This is the problem with confusing high emotion with effectiveness.

That was attention-getting and appalling, to be sure. Before then, the lack of notice seemed to baffle the protesters and their backers – including Current TV’s Keith Olbermann, who posited that a similarly sized Tea Party protest would have gotten blanket coverage. Some YouTube commenters seemed surprised that the police, as working folks and union members to boot, wouldn’t set aside their weapons and join the protesters inside the pens.

This is the problem with overstated expectations, and with confusing high emotion with effectiveness. The protesters’ stated goal was to turn Wall Street into Tahrir Square, but too many Americans do have jobs to make an Arab-Spring-style uprising even possible. It’s hard to take a protest fully seriously when it looks more like a circus – some participants seem to have taken a chute straight from Burning Man – and when it’s organized by a Canadian magazine and a computer-hacking group. (Also, organizers first declared that they would draw 20,000 protesters, but only 1,000 showed up. That’s not a media conspiracy. It’s math.)

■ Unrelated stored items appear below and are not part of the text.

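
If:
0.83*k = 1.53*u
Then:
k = 1.8433734939759*u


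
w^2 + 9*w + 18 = (w + 3)*(w + 6)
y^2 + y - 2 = (y - 1)*(y + 2)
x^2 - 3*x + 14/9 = (x - 7/3)*(x - 2/3)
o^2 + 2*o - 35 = (o - 5)*(o + 7)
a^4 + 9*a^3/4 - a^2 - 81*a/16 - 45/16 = (a - 3/2)*(a + 1)*(a + 5/4)*(a + 3/2)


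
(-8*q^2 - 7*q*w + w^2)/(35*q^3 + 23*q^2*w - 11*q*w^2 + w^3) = (-8*q + w)/(35*q^2 - 12*q*w + w^2)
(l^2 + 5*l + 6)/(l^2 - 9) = (l + 2)/(l - 3)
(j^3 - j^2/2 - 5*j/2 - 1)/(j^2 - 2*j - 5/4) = 2*(j^2 - j - 2)/(2*j - 5)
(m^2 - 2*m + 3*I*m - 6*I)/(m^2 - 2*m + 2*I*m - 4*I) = (m + 3*I)/(m + 2*I)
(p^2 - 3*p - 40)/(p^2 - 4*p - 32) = (p + 5)/(p + 4)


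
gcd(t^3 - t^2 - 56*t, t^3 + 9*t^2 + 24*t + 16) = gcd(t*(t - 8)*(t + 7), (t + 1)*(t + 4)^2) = 1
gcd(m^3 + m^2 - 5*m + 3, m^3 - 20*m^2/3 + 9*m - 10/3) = m - 1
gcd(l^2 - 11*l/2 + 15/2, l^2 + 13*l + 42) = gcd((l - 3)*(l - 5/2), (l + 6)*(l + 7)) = 1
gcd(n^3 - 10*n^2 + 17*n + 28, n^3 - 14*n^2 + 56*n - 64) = n - 4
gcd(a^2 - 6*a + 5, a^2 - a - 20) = a - 5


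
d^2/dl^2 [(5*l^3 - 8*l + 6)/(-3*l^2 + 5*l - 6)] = 2*(37*l^3 + 288*l^2 - 702*l + 198)/(27*l^6 - 135*l^5 + 387*l^4 - 665*l^3 + 774*l^2 - 540*l + 216)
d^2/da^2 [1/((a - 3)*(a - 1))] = 2*((a - 3)^2 + (a - 3)*(a - 1) + (a - 1)^2)/((a - 3)^3*(a - 1)^3)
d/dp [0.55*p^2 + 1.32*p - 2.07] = 1.1*p + 1.32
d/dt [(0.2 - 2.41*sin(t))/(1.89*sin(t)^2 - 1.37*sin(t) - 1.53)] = (4.5549*sin(t)^2 - 0.756*sin(t) + 3.9613)*cos(t)/(3.5721*sin(t)^4 - 5.1786*sin(t)^3 - 3.9065*sin(t)^2 + 4.1922*sin(t) + 2.3409)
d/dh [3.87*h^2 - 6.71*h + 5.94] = 7.74*h - 6.71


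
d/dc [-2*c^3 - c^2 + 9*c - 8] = -6*c^2 - 2*c + 9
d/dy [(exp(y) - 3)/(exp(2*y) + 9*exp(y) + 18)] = (-(exp(y) - 3)*(2*exp(y) + 9) + exp(2*y) + 9*exp(y) + 18)*exp(y)/(exp(2*y) + 9*exp(y) + 18)^2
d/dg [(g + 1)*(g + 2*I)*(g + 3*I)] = 3*g^2 + g*(2 + 10*I) - 6 + 5*I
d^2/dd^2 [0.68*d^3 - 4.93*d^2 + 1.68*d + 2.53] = 4.08*d - 9.86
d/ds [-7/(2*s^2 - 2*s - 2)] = 7*(2*s - 1)/(2*(-s^2 + s + 1)^2)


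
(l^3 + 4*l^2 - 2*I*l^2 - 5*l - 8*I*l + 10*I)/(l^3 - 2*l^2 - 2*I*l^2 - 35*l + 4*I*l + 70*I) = (l - 1)/(l - 7)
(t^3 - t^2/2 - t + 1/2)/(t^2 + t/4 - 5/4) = 2*(2*t^2 + t - 1)/(4*t + 5)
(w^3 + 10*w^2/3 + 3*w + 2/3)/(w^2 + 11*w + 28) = (3*w^3 + 10*w^2 + 9*w + 2)/(3*(w^2 + 11*w + 28))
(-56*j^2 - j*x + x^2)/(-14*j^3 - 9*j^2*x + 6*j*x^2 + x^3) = (-8*j + x)/(-2*j^2 - j*x + x^2)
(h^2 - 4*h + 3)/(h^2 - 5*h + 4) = (h - 3)/(h - 4)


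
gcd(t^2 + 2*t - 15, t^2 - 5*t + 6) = t - 3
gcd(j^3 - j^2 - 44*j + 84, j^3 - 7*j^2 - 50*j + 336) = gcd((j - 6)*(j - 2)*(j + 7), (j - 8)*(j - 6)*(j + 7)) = j^2 + j - 42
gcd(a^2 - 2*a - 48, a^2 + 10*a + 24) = a + 6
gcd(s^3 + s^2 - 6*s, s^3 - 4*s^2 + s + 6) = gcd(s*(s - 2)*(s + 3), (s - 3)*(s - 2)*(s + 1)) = s - 2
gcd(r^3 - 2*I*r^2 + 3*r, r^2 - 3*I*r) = r^2 - 3*I*r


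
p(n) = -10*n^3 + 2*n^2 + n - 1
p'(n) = -30*n^2 + 4*n + 1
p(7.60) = -4267.64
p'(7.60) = -1701.40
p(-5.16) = 1420.97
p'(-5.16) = -818.41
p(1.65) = -38.83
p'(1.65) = -74.08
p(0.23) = -0.79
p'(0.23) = 0.33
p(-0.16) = -1.07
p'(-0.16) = -0.41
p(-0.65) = 1.94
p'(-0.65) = -14.28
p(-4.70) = 1076.71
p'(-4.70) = -680.50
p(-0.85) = 5.74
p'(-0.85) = -24.08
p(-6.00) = 2225.00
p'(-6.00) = -1103.00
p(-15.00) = 34184.00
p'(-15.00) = -6809.00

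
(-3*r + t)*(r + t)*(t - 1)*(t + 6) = -3*r^2*t^2 - 15*r^2*t + 18*r^2 - 2*r*t^3 - 10*r*t^2 + 12*r*t + t^4 + 5*t^3 - 6*t^2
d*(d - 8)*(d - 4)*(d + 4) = d^4 - 8*d^3 - 16*d^2 + 128*d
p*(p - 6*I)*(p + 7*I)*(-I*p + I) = -I*p^4 + p^3 + I*p^3 - p^2 - 42*I*p^2 + 42*I*p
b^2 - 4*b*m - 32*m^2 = (b - 8*m)*(b + 4*m)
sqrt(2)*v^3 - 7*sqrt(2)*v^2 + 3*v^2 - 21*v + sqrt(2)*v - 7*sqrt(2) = (v - 7)*(v + sqrt(2))*(sqrt(2)*v + 1)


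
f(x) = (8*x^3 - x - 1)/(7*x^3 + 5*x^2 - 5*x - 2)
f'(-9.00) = 0.01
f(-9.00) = 1.25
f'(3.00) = 0.03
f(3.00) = 0.98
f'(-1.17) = 508.65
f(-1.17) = 24.46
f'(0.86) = -8.99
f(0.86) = 1.74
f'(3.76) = 0.02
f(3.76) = 1.00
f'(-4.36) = 0.09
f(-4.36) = 1.42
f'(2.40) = 0.02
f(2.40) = 0.96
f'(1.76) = -0.02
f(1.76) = 0.95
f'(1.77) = -0.01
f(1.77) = 0.95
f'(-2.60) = 0.46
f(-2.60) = 1.78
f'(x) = (24*x^2 - 1)/(7*x^3 + 5*x^2 - 5*x - 2) + (-21*x^2 - 10*x + 5)*(8*x^3 - x - 1)/(7*x^3 + 5*x^2 - 5*x - 2)^2 = (40*x^4 - 66*x^3 - 22*x^2 + 10*x - 3)/(49*x^6 + 70*x^5 - 45*x^4 - 78*x^3 + 5*x^2 + 20*x + 4)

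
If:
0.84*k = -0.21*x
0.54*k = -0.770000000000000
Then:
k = -1.43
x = 5.70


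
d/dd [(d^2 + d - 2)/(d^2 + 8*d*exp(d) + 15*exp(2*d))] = ((2*d + 1)*(d^2 + 8*d*exp(d) + 15*exp(2*d)) - 2*(d^2 + d - 2)*(4*d*exp(d) + d + 15*exp(2*d) + 4*exp(d)))/(d^2 + 8*d*exp(d) + 15*exp(2*d))^2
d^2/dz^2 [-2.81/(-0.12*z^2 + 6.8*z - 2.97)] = (-0.080928*z^2 + 4.58592*z + 2.81*(0.24*z - 6.8)*(0.48*z - 13.6) - 2.002968)/(0.12*z^2 - 6.8*z + 2.97)^3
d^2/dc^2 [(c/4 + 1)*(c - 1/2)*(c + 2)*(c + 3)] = 3*c^2 + 51*c/4 + 43/4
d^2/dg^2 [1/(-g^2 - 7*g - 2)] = 2*(g^2 + 7*g - (2*g + 7)^2 + 2)/(g^2 + 7*g + 2)^3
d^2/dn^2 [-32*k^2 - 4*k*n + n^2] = 2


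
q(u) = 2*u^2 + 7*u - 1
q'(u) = 4*u + 7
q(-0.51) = -4.05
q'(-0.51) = 4.96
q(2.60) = 30.72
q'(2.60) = 17.40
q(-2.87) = -4.62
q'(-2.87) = -4.48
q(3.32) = 44.28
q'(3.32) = 20.28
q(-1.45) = -6.94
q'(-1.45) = 1.20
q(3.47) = 47.37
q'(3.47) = 20.88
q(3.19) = 41.68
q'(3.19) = 19.76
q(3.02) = 38.38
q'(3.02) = 19.08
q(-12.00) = 203.00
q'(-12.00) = -41.00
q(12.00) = 371.00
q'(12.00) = 55.00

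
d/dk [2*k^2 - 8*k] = 4*k - 8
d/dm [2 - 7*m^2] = -14*m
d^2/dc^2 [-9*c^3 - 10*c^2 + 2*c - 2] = -54*c - 20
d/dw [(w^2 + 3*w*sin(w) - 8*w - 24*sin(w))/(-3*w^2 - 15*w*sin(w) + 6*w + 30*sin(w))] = 2*(w^3*cos(w) - w^2*sin(w) - 10*w^2*cos(w) - 3*w^2 - 14*w*sin(w) + 16*w*cos(w) - 45*sin(w)^2 - 16*sin(w))/(3*(w - 2)^2*(w + 5*sin(w))^2)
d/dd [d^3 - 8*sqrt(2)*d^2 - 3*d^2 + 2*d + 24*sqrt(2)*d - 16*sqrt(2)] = 3*d^2 - 16*sqrt(2)*d - 6*d + 2 + 24*sqrt(2)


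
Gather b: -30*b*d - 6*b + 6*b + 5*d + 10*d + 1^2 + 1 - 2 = -30*b*d + 15*d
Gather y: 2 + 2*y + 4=2*y + 6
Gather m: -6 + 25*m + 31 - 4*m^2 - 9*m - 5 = -4*m^2 + 16*m + 20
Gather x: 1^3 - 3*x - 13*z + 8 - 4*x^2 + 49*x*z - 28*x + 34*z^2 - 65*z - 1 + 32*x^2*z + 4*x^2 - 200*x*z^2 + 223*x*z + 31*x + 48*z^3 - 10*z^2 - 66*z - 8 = 32*x^2*z + x*(-200*z^2 + 272*z) + 48*z^3 + 24*z^2 - 144*z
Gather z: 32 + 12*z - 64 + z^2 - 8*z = z^2 + 4*z - 32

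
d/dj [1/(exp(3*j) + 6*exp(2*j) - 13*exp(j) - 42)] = (-3*exp(2*j) - 12*exp(j) + 13)*exp(j)/(exp(3*j) + 6*exp(2*j) - 13*exp(j) - 42)^2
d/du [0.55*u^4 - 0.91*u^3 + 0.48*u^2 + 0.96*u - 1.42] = 2.2*u^3 - 2.73*u^2 + 0.96*u + 0.96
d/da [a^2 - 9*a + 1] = 2*a - 9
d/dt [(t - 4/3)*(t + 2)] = 2*t + 2/3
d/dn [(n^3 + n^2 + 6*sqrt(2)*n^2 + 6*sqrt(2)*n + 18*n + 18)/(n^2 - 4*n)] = (n^4 - 8*n^3 - 30*sqrt(2)*n^2 - 22*n^2 - 36*n + 72)/(n^2*(n^2 - 8*n + 16))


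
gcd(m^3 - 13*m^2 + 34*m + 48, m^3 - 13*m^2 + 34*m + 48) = m^3 - 13*m^2 + 34*m + 48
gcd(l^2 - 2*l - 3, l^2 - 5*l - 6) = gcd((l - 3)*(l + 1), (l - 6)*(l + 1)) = l + 1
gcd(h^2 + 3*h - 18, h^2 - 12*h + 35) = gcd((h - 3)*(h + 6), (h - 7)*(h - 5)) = 1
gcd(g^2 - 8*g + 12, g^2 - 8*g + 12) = g^2 - 8*g + 12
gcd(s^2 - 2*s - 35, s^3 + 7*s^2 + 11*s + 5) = s + 5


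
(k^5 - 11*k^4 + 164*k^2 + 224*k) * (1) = k^5 - 11*k^4 + 164*k^2 + 224*k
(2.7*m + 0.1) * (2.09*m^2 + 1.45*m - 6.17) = 5.643*m^3 + 4.124*m^2 - 16.514*m - 0.617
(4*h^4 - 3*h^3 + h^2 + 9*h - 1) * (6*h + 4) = 24*h^5 - 2*h^4 - 6*h^3 + 58*h^2 + 30*h - 4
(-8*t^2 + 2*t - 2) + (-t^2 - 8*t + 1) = -9*t^2 - 6*t - 1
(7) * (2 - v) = 14 - 7*v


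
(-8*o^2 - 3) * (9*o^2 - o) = -72*o^4 + 8*o^3 - 27*o^2 + 3*o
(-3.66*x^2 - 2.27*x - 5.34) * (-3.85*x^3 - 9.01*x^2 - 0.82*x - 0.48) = 14.091*x^5 + 41.7161*x^4 + 44.0129*x^3 + 51.7316*x^2 + 5.4684*x + 2.5632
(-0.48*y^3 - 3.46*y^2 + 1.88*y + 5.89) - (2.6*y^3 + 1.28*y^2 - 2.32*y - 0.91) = -3.08*y^3 - 4.74*y^2 + 4.2*y + 6.8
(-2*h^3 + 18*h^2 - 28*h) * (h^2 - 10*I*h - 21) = -2*h^5 + 18*h^4 + 20*I*h^4 + 14*h^3 - 180*I*h^3 - 378*h^2 + 280*I*h^2 + 588*h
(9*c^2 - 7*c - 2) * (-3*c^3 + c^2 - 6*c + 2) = -27*c^5 + 30*c^4 - 55*c^3 + 58*c^2 - 2*c - 4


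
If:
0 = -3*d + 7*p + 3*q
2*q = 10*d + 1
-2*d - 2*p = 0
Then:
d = -3/10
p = 3/10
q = -1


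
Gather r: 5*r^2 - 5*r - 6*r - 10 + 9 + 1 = 5*r^2 - 11*r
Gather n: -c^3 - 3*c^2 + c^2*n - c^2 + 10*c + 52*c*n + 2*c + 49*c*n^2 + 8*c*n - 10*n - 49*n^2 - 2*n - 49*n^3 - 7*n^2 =-c^3 - 4*c^2 + 12*c - 49*n^3 + n^2*(49*c - 56) + n*(c^2 + 60*c - 12)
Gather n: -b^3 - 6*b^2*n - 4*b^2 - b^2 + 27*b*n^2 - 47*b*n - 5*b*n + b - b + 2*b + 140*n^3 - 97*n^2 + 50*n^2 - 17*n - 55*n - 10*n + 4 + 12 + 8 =-b^3 - 5*b^2 + 2*b + 140*n^3 + n^2*(27*b - 47) + n*(-6*b^2 - 52*b - 82) + 24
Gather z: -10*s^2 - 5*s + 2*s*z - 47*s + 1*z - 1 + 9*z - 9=-10*s^2 - 52*s + z*(2*s + 10) - 10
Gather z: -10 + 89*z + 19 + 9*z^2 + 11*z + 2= 9*z^2 + 100*z + 11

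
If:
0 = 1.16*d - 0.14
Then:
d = 0.12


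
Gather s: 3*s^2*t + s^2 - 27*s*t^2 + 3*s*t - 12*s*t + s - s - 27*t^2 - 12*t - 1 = s^2*(3*t + 1) + s*(-27*t^2 - 9*t) - 27*t^2 - 12*t - 1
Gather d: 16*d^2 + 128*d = 16*d^2 + 128*d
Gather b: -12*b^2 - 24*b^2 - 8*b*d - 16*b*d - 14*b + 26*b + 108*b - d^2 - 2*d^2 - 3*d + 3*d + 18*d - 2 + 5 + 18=-36*b^2 + b*(120 - 24*d) - 3*d^2 + 18*d + 21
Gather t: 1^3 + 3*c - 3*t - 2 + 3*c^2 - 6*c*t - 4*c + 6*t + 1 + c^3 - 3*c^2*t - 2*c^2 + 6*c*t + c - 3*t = c^3 - 3*c^2*t + c^2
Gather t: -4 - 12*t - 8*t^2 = -8*t^2 - 12*t - 4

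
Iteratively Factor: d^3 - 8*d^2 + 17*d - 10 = (d - 2)*(d^2 - 6*d + 5) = (d - 2)*(d - 1)*(d - 5)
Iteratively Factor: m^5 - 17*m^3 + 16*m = (m - 4)*(m^4 + 4*m^3 - m^2 - 4*m) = m*(m - 4)*(m^3 + 4*m^2 - m - 4) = m*(m - 4)*(m - 1)*(m^2 + 5*m + 4) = m*(m - 4)*(m - 1)*(m + 1)*(m + 4)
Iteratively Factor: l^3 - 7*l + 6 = (l - 2)*(l^2 + 2*l - 3) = (l - 2)*(l - 1)*(l + 3)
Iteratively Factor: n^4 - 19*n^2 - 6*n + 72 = (n + 3)*(n^3 - 3*n^2 - 10*n + 24) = (n + 3)^2*(n^2 - 6*n + 8) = (n - 2)*(n + 3)^2*(n - 4)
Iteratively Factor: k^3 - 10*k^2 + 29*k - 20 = (k - 1)*(k^2 - 9*k + 20) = (k - 5)*(k - 1)*(k - 4)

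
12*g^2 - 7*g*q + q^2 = (-4*g + q)*(-3*g + q)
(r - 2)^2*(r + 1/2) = r^3 - 7*r^2/2 + 2*r + 2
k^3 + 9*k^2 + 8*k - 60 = (k - 2)*(k + 5)*(k + 6)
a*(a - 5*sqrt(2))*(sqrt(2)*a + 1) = sqrt(2)*a^3 - 9*a^2 - 5*sqrt(2)*a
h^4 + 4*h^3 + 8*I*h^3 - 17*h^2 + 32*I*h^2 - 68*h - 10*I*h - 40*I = (h + 4)*(h + I)*(h + 2*I)*(h + 5*I)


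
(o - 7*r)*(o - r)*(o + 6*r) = o^3 - 2*o^2*r - 41*o*r^2 + 42*r^3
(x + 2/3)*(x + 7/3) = x^2 + 3*x + 14/9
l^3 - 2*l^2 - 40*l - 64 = (l - 8)*(l + 2)*(l + 4)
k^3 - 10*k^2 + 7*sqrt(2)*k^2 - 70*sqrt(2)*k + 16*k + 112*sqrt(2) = (k - 8)*(k - 2)*(k + 7*sqrt(2))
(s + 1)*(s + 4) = s^2 + 5*s + 4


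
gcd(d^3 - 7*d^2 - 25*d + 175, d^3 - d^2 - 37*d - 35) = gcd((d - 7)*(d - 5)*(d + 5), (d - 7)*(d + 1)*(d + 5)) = d^2 - 2*d - 35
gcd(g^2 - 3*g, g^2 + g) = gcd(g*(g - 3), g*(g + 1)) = g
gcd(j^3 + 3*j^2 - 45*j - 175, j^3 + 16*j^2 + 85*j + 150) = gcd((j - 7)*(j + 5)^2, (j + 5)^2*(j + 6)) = j^2 + 10*j + 25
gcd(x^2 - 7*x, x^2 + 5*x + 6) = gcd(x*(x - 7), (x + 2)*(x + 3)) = 1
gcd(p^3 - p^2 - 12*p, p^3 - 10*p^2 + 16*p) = p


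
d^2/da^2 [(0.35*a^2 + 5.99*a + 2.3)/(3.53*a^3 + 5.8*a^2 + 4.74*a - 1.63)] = (8.72263000000001*a^6 + 447.844746*a^5 + 1044.61878*a^4 + 964.948354*a^3 + 1128.580092*a^2 + 798.57018*a + 241.259066)/(43.986977*a^9 + 216.81966*a^8 + 533.441598*a^7 + 716.458759*a^6 + 516.056964*a^5 + 62.795724*a^4 - 134.238765*a^3 - 63.636504*a^2 + 37.781118*a - 4.330747)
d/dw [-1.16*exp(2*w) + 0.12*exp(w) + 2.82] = (0.12 - 2.32*exp(w))*exp(w)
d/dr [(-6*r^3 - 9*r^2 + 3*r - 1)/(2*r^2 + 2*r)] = (-3*r^4 - 6*r^3 - 6*r^2 + r + 1/2)/(r^2*(r^2 + 2*r + 1))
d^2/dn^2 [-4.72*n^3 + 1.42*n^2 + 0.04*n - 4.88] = 2.84 - 28.32*n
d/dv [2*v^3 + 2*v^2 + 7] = 2*v*(3*v + 2)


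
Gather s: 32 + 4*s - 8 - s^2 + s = -s^2 + 5*s + 24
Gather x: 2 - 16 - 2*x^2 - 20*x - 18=-2*x^2 - 20*x - 32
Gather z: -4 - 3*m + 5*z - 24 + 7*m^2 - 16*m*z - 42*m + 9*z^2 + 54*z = 7*m^2 - 45*m + 9*z^2 + z*(59 - 16*m) - 28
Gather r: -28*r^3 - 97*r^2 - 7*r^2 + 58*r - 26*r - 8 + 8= -28*r^3 - 104*r^2 + 32*r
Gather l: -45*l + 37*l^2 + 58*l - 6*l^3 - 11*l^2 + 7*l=-6*l^3 + 26*l^2 + 20*l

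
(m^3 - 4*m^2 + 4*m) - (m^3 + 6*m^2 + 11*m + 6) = -10*m^2 - 7*m - 6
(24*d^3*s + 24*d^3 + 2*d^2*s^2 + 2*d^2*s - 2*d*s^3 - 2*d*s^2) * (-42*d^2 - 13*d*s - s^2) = -1008*d^5*s - 1008*d^5 - 396*d^4*s^2 - 396*d^4*s + 34*d^3*s^3 + 34*d^3*s^2 + 24*d^2*s^4 + 24*d^2*s^3 + 2*d*s^5 + 2*d*s^4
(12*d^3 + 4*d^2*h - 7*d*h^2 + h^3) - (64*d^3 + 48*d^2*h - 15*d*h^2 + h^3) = -52*d^3 - 44*d^2*h + 8*d*h^2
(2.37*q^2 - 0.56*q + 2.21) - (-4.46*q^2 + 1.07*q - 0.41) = 6.83*q^2 - 1.63*q + 2.62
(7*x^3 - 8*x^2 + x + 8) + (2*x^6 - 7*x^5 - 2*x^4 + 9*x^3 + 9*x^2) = 2*x^6 - 7*x^5 - 2*x^4 + 16*x^3 + x^2 + x + 8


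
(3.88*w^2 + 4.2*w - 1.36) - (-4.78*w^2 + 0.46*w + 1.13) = 8.66*w^2 + 3.74*w - 2.49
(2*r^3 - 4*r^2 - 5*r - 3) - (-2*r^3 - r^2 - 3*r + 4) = 4*r^3 - 3*r^2 - 2*r - 7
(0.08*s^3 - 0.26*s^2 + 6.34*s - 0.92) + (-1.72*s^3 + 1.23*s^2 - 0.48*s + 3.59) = -1.64*s^3 + 0.97*s^2 + 5.86*s + 2.67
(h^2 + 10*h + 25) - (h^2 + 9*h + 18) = h + 7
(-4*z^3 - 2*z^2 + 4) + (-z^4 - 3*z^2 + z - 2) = -z^4 - 4*z^3 - 5*z^2 + z + 2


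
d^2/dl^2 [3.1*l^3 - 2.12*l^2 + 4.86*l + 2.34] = 18.6*l - 4.24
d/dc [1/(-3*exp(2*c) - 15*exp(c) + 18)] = (2*exp(c) + 5)*exp(c)/(3*(exp(2*c) + 5*exp(c) - 6)^2)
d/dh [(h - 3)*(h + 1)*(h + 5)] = 3*h^2 + 6*h - 13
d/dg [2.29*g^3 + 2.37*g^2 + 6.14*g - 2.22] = 6.87*g^2 + 4.74*g + 6.14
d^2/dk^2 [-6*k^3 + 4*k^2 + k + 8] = 8 - 36*k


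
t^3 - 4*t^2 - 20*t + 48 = (t - 6)*(t - 2)*(t + 4)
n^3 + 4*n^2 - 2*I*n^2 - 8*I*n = n*(n + 4)*(n - 2*I)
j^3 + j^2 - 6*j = j*(j - 2)*(j + 3)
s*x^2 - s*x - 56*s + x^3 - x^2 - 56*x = (s + x)*(x - 8)*(x + 7)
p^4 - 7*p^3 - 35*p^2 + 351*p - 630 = (p - 6)*(p - 5)*(p - 3)*(p + 7)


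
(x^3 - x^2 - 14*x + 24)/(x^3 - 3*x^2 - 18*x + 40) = (x - 3)/(x - 5)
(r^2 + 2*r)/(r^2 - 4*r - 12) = r/(r - 6)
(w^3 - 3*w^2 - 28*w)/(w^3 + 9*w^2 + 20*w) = (w - 7)/(w + 5)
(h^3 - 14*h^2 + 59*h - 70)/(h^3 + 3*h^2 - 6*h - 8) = (h^2 - 12*h + 35)/(h^2 + 5*h + 4)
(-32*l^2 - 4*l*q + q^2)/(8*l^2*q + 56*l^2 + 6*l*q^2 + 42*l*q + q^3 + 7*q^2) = (-8*l + q)/(2*l*q + 14*l + q^2 + 7*q)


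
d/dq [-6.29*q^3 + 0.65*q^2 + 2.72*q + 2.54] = -18.87*q^2 + 1.3*q + 2.72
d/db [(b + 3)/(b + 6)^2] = -b/(b + 6)^3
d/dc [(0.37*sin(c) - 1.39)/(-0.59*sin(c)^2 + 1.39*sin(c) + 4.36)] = (0.2183*sin(c)^2 - 1.6402*sin(c) + 3.5453)*cos(c)/(0.3481*sin(c)^4 - 1.6402*sin(c)^3 - 3.2127*sin(c)^2 + 12.1208*sin(c) + 19.0096)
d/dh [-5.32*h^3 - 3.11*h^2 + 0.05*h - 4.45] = -15.96*h^2 - 6.22*h + 0.05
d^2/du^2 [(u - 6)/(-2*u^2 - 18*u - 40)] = (-(u - 6)*(2*u + 9)^2 + 3*(u + 1)*(u^2 + 9*u + 20))/(u^2 + 9*u + 20)^3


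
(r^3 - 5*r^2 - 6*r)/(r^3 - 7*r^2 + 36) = r*(r + 1)/(r^2 - r - 6)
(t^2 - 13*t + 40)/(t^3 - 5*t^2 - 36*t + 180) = (t - 8)/(t^2 - 36)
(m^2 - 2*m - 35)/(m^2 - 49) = (m + 5)/(m + 7)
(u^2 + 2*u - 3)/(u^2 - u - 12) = (u - 1)/(u - 4)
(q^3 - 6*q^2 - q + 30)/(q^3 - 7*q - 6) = (q - 5)/(q + 1)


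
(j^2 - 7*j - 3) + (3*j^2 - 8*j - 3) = 4*j^2 - 15*j - 6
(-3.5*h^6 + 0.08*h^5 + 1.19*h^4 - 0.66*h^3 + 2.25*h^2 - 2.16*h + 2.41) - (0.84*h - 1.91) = -3.5*h^6 + 0.08*h^5 + 1.19*h^4 - 0.66*h^3 + 2.25*h^2 - 3.0*h + 4.32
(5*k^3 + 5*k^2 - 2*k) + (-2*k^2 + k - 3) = 5*k^3 + 3*k^2 - k - 3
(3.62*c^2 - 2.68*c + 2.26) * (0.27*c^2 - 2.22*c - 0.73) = 0.9774*c^4 - 8.76*c^3 + 3.9172*c^2 - 3.0608*c - 1.6498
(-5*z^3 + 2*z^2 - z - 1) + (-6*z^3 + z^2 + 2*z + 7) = -11*z^3 + 3*z^2 + z + 6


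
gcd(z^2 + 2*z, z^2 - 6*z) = z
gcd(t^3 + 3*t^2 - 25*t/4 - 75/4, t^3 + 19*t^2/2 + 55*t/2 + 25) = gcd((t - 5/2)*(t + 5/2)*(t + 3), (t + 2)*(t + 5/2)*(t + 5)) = t + 5/2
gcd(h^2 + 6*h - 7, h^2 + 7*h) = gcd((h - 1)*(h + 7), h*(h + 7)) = h + 7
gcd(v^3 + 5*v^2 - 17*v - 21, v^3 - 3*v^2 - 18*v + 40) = 1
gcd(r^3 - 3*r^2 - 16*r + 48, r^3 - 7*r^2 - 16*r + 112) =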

All of which explains why, when it comes to channeling liberal rage – or liberal sarcasm, which sometimes works just as well – Elizabeth Warren has a much better shot. Indeed, in a race that’s getting national attention, she may have found the perfect medium for her corporate-accountability message.

She gets an extraordinary bully pulpit, a chance to inject the national conversation with franker, starker language than she could get away with as head of a D.C. consumer-protection agency. She can be angrier, as a candidate, than Obama can be as president. If her campaign is about ideas, and not about Brown per se, then she becomes the de facto national spokeswoman for middle-class angst.

Yes, winning is hardly a guarantee, given a long primary fight, an unpredictable electorate, and the fact that Scott Brown is a champion campaigner. But Warren doesn’t have to win this race – or even the primary – to gain victory, overall.

If she loses, she has Harvard to go back to, or maybe her own show on cable news. In the meantime, she has amplified her argument, without the need to shriek or climb a flagpole for effect.